I had endured three sinus surgeries and had just had my fourth on June 12, 2001. In the time of about twenty months I had gone through four sinus surgeries and was still dealing with pain and constant infections. The fourth surgery was from a doctor in Southern California. As with most of my doctors I communicated a lot via fax messages. It was easier for me to get my words, questions, and frustrations out on paper. I didn’t have to rely on the doctor being available and he could simply reply with a fax or a phone call at his convenience.
On June 25, 2001 I faxed my newest doctor. (Excerpt from my book)
I am still running the fever and have pain, particularly in the left sinus area. I am trying to get a handle on what is causing this as quickly as I can. I take a pain pill a half hour before I go to bed so that I can sleep and wake up hurting so bad that I take pain pill so that I can function. I am due to return to work Aug. 1 after being on leave of absence since March. I still can’t believe it has been almost two years since I first got sick. I feel like I am not any closer to a solution than I was back then. I am frustrated that I don’t seem to respond to the surgeries, IV therapies, and other treatments I have endured. Every time we think we have the answer, it doesn’t work, or I become ill again a short time later. Maybe I need a total body scan. If Dr. D—-agrees to the bone scan, I have listed the hospitals that I could go to….

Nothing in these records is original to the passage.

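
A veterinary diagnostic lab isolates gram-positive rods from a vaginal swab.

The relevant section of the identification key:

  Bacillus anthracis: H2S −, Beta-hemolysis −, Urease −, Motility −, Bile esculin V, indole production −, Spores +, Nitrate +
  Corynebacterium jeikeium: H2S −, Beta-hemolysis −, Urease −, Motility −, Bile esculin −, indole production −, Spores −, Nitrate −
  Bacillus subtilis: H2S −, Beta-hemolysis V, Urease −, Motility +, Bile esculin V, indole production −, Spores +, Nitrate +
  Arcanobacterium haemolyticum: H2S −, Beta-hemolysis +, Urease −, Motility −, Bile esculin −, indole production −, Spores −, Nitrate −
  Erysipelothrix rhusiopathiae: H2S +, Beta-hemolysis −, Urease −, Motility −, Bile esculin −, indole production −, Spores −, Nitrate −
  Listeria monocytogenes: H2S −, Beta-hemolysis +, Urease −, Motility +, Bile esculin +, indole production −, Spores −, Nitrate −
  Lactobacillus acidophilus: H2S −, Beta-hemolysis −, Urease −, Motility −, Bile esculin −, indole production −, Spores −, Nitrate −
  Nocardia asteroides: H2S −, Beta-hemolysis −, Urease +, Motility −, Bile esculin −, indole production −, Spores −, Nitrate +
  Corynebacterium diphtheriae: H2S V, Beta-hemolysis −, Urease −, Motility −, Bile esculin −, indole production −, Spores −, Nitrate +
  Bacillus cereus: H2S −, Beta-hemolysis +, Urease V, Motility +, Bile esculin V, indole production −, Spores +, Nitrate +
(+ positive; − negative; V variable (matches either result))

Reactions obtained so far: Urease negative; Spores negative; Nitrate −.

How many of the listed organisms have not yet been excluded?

5

Urease −: excludes Nocardia asteroides — 9 left.
Spores −: excludes Bacillus anthracis, Bacillus subtilis, Bacillus cereus — 6 left.
Nitrate −: excludes Corynebacterium diphtheriae — 5 left.
Still consistent: Arcanobacterium haemolyticum, Corynebacterium jeikeium, Erysipelothrix rhusiopathiae, Lactobacillus acidophilus, Listeria monocytogenes.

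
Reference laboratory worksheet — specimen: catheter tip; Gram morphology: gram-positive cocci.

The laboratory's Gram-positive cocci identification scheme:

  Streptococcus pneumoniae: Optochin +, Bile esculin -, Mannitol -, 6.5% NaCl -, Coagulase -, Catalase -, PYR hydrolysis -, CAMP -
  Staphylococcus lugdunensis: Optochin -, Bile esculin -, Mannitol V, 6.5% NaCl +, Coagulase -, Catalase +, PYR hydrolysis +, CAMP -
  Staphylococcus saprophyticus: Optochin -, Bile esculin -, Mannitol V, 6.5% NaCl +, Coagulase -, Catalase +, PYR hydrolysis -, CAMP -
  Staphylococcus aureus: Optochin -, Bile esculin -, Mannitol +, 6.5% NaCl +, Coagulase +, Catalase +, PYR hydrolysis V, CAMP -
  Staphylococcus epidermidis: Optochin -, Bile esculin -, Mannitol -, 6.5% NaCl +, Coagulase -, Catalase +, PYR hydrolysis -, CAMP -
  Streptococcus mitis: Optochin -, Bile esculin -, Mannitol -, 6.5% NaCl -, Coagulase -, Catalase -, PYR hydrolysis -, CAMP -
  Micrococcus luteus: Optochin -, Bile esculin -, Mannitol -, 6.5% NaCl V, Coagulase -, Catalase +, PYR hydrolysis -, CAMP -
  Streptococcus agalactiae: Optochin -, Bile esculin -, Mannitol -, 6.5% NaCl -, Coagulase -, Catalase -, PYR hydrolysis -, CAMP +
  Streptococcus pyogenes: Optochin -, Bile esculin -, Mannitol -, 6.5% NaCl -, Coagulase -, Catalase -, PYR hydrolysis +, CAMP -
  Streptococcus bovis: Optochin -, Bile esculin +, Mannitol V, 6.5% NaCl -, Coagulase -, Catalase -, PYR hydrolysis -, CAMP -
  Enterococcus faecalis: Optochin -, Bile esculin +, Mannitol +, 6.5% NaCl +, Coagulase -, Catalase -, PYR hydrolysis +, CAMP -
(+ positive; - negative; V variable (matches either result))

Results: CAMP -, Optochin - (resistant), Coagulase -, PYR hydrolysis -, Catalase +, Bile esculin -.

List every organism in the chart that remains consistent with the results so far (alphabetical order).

Micrococcus luteus, Staphylococcus epidermidis, Staphylococcus saprophyticus

Bile esculin -: excludes Streptococcus bovis, Enterococcus faecalis — 9 left.
Coagulase -: excludes Staphylococcus aureus — 8 left.
Optochin -: excludes Streptococcus pneumoniae — 7 left.
PYR hydrolysis -: excludes Staphylococcus lugdunensis, Streptococcus pyogenes — 5 left.
CAMP -: excludes Streptococcus agalactiae — 4 left.
Catalase +: excludes Streptococcus mitis — 3 left.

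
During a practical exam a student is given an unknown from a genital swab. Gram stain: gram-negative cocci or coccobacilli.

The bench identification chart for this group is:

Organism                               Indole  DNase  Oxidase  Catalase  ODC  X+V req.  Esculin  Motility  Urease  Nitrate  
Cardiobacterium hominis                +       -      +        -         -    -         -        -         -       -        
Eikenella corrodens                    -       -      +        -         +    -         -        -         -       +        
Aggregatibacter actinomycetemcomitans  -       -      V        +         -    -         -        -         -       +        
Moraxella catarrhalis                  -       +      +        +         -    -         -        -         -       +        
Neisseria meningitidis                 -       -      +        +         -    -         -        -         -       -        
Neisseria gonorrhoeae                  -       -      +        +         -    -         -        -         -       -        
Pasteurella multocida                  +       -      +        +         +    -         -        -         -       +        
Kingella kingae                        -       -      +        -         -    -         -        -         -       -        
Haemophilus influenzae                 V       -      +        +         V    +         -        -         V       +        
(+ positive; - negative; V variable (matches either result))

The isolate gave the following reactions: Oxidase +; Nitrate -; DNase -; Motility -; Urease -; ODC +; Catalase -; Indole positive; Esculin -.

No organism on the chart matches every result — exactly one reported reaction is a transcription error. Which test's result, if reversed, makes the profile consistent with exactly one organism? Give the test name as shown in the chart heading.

ODC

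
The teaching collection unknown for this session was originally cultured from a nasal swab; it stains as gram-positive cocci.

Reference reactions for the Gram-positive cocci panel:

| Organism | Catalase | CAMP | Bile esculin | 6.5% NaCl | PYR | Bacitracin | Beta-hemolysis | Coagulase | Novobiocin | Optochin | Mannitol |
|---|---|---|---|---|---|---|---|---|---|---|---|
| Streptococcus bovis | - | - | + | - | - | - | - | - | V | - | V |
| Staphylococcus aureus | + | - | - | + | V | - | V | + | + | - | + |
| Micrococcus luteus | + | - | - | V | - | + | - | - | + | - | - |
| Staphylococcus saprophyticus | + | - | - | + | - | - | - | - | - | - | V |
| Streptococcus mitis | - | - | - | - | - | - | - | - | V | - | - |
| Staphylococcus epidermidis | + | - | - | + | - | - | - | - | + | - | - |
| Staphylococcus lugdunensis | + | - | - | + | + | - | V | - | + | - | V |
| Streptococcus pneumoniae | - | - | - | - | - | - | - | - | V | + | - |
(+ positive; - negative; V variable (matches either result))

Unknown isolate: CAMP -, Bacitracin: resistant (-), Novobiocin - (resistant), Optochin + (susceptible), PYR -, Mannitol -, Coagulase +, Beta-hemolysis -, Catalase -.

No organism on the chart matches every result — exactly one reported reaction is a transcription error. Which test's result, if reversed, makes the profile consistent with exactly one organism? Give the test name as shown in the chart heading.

Coagulase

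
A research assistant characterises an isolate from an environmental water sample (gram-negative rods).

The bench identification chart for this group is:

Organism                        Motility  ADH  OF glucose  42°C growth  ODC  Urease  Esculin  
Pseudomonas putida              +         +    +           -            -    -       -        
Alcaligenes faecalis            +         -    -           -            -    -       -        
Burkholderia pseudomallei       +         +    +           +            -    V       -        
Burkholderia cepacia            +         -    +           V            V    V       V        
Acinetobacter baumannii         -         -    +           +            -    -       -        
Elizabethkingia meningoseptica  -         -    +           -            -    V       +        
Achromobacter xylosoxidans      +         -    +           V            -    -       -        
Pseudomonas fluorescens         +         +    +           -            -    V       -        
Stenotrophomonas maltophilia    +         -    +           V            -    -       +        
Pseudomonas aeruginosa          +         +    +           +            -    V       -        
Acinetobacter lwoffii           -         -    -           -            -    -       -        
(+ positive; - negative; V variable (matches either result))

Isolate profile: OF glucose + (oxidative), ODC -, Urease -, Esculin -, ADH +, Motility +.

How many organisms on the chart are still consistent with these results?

4

Motility +: excludes Acinetobacter baumannii, Elizabethkingia meningoseptica, Acinetobacter lwoffii — 8 left.
OF glucose +: excludes Alcaligenes faecalis — 7 left.
Esculin -: excludes Stenotrophomonas maltophilia — 6 left.
ADH +: excludes Burkholderia cepacia, Achromobacter xylosoxidans — 4 left.
Urease -: all 4 remaining candidates are consistent.
ODC -: all 4 remaining candidates are consistent.
Still consistent: Burkholderia pseudomallei, Pseudomonas aeruginosa, Pseudomonas fluorescens, Pseudomonas putida.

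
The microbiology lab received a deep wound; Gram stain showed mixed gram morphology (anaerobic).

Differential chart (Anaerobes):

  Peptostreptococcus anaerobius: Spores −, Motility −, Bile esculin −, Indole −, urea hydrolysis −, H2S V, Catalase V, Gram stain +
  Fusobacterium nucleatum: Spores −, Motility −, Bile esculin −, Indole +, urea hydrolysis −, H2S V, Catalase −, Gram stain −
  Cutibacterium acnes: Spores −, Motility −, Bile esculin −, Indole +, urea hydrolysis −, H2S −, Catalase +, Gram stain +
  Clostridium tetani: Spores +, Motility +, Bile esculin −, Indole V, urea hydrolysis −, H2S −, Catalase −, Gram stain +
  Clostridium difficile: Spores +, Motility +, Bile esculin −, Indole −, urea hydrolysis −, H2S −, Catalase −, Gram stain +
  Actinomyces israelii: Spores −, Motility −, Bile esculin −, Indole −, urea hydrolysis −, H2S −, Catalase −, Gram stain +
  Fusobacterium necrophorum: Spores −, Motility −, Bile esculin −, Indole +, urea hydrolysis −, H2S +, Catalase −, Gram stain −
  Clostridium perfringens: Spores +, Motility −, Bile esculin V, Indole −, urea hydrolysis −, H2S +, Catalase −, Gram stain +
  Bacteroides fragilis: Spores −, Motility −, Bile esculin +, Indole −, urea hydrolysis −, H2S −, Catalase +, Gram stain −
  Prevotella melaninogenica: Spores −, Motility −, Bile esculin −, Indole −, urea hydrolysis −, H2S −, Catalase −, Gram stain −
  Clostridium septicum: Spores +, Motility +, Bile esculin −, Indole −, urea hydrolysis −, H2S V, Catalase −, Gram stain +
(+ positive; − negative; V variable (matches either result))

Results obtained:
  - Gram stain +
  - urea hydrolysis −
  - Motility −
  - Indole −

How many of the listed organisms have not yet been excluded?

3

Motility −: excludes Clostridium tetani, Clostridium difficile, Clostridium septicum — 8 left.
Indole −: excludes Fusobacterium nucleatum, Cutibacterium acnes, Fusobacterium necrophorum — 5 left.
urea hydrolysis −: all 5 remaining candidates are consistent.
Gram stain +: excludes Bacteroides fragilis, Prevotella melaninogenica — 3 left.
Still consistent: Actinomyces israelii, Clostridium perfringens, Peptostreptococcus anaerobius.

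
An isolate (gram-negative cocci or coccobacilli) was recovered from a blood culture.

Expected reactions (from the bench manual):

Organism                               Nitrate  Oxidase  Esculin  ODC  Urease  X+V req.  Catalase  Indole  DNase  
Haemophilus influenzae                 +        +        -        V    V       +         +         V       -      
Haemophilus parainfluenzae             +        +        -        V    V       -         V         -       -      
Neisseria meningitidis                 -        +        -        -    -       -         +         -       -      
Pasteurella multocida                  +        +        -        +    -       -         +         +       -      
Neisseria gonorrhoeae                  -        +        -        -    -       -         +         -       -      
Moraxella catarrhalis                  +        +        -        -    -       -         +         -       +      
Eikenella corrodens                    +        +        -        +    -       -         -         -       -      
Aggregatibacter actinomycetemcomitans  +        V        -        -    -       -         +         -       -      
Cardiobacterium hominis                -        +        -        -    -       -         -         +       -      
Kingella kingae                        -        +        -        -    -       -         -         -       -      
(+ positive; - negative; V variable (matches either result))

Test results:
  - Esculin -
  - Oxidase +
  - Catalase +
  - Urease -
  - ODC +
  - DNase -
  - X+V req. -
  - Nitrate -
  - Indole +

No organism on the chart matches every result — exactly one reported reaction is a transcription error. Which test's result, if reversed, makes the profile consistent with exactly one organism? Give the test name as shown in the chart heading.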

On June 27th I wrote another lengthy note and faxed it as well. I had enumerated 10 things. From my book I list a few of those things.

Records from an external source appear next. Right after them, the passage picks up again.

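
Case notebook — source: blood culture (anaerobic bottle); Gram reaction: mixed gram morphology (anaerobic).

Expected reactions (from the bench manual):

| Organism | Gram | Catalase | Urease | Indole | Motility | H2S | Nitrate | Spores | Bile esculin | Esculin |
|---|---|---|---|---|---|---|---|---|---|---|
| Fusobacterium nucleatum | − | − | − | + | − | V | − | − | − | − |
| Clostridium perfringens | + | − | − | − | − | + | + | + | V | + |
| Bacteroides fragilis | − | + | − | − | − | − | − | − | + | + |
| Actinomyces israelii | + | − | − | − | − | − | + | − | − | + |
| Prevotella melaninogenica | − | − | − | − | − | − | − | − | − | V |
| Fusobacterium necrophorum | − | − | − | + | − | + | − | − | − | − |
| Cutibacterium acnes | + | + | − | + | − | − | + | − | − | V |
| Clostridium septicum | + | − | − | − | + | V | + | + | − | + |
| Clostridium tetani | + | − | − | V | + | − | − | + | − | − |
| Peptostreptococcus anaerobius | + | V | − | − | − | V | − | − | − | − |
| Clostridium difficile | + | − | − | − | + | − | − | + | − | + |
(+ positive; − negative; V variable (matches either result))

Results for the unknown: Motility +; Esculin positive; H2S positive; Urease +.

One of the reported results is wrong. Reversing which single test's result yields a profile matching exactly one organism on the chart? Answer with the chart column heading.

Urease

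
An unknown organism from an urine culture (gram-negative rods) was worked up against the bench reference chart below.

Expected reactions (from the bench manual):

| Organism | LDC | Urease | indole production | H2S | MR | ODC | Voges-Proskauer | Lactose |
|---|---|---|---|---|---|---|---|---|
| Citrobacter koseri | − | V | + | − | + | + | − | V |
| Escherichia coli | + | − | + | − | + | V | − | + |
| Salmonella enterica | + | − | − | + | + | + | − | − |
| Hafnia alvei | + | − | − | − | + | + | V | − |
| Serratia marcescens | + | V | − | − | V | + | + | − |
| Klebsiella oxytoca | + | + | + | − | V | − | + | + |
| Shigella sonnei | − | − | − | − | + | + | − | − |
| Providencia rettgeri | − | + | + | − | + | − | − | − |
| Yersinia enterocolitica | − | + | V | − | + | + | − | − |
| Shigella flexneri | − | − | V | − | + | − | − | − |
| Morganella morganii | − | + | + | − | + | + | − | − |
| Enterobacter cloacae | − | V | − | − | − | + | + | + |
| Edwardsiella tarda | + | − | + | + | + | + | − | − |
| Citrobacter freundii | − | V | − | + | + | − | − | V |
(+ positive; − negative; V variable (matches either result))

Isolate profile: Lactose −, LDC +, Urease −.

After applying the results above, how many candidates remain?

4

LDC +: excludes 8 organisms — 6 left.
Urease −: excludes Klebsiella oxytoca — 5 left.
Lactose −: excludes Escherichia coli — 4 left.
Still consistent: Edwardsiella tarda, Hafnia alvei, Salmonella enterica, Serratia marcescens.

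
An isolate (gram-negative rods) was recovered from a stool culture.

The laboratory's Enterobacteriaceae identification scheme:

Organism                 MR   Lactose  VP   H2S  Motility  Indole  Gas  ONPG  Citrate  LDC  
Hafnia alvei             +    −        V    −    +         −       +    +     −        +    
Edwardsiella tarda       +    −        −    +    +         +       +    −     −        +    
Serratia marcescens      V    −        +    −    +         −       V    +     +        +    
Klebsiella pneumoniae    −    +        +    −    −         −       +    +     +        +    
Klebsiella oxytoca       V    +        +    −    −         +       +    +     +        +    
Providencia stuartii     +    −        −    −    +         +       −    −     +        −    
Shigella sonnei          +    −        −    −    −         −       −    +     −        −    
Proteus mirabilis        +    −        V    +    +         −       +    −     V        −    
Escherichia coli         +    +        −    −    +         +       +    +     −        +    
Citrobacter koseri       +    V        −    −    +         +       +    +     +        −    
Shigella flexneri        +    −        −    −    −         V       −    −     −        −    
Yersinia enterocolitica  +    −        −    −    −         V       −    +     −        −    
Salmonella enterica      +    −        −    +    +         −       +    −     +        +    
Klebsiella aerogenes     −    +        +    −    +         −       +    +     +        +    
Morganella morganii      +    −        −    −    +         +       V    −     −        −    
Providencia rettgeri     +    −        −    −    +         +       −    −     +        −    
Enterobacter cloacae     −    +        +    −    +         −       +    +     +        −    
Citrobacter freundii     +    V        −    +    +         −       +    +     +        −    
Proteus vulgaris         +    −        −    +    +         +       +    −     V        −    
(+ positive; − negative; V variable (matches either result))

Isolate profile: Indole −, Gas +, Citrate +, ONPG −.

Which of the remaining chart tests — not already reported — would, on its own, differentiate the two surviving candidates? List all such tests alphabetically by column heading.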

3. I had an infectious disease doctor recommend Amphotericin through IV…My allergist isn’t too sure about it. I am ready for the ‘Big Guns’ at this point…5. I am at the ‘BREAKING POINT!’ Thank GOD for the Remeron…9. I need assurances that things are going to get better. Nobody can really understand what this has been like unless they have lived it….10. HELP! HELP! HELP!
When I said I was ready for the ‘Big Guns’, I meant that I was willing to risk everything and try the Amphotericin-B (what doctors referred to Ampho-Terrible). It was such a bad drug and had to be administered and monitored in the hospital. Fortunately for me, I never had to take it through an IV. I also mentioned Remeron in my second fax to the doctor. Remeron is an anti-depressant that my doctor had put me on almost a year earlier when I was having such a difficult time dealing with all the illnesses that kept bombarding my poor body.

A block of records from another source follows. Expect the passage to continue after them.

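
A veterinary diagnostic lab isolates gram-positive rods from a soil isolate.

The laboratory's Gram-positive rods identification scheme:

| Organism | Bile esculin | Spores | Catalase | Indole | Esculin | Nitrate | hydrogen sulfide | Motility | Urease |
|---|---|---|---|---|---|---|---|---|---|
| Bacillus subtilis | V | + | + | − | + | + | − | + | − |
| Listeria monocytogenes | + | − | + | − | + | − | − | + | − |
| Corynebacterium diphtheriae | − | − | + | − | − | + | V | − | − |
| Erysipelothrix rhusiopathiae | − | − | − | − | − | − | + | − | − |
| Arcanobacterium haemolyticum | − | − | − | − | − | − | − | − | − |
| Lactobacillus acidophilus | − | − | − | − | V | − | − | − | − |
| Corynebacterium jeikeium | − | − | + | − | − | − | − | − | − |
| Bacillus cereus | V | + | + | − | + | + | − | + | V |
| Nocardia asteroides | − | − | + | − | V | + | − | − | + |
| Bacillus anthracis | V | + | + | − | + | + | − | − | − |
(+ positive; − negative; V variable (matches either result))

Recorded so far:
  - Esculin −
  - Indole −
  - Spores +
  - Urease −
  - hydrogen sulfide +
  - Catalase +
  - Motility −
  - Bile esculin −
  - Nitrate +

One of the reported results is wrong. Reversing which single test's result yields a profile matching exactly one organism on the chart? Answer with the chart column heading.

Spores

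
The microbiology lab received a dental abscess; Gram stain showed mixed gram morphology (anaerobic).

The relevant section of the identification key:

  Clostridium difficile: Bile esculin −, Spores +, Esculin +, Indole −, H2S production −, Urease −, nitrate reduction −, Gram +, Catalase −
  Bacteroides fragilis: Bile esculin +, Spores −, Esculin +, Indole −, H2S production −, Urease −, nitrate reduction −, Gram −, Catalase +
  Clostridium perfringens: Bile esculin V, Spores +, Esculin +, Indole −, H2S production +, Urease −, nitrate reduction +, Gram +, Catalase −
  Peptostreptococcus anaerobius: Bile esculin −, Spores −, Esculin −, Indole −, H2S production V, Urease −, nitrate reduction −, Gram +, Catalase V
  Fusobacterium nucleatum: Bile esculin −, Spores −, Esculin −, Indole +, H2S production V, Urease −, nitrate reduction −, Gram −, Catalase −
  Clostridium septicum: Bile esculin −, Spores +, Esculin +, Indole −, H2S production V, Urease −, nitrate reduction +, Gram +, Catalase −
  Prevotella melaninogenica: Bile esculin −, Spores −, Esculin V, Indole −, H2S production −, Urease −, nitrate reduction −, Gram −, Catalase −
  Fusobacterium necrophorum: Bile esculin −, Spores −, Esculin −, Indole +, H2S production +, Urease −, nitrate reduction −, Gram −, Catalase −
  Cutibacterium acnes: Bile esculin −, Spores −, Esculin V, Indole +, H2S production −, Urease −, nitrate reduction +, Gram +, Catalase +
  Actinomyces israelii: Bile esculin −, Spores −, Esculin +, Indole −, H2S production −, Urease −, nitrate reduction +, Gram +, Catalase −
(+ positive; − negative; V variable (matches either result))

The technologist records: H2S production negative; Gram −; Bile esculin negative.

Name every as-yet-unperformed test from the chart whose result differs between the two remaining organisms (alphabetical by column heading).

H2S production −: excludes Clostridium perfringens, Fusobacterium necrophorum — 8 left.
Gram −: excludes 5 organisms — 3 left.
Bile esculin −: excludes Bacteroides fragilis — 2 left.
Two candidates remain: Fusobacterium nucleatum and Prevotella melaninogenica.
  Spores: − vs − — same for both, does not separate.
  Esculin: − vs V — variable for at least one, does not separate.
  Indole: Fusobacterium nucleatum +, Prevotella melaninogenica − — discriminates.
  Urease: − vs − — same for both, does not separate.
  nitrate reduction: − vs − — same for both, does not separate.
  Catalase: − vs − — same for both, does not separate.

Indole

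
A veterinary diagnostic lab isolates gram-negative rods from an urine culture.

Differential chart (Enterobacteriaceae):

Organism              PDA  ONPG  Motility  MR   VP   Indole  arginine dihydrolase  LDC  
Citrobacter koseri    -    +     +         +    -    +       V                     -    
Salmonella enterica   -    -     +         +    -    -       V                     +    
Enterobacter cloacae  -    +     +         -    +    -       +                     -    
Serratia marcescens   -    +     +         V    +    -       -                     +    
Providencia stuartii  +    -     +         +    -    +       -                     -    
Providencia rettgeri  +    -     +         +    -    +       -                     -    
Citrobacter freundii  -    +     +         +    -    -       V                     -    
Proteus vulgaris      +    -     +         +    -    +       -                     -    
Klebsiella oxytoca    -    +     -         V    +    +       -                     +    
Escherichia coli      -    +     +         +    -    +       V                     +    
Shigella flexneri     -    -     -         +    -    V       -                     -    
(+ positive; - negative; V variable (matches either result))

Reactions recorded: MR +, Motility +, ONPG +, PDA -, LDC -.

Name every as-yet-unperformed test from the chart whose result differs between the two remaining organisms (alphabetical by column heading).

Indole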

What a difficult time you’ve had. I bet you’re happier now that you have some semblance of a normal life, a safe home and all that you have to be grateful for. You are so blessed. And you are so fortunate to be able to share this with others; I keep telling you that it’s an amazing thing you are doing because it’s true. You will help a humungous amount of people who are suffering along that exact same path. ♥♥♥
Thank you Miche. I do feel happier and definitely grateful for what I have managed to gain. It has been a long and arduous path but I am still here and struggling to push myself further. Is this as far as I am going? I don’t know. I do know that I am not giving up trying to push myself further along in recovery.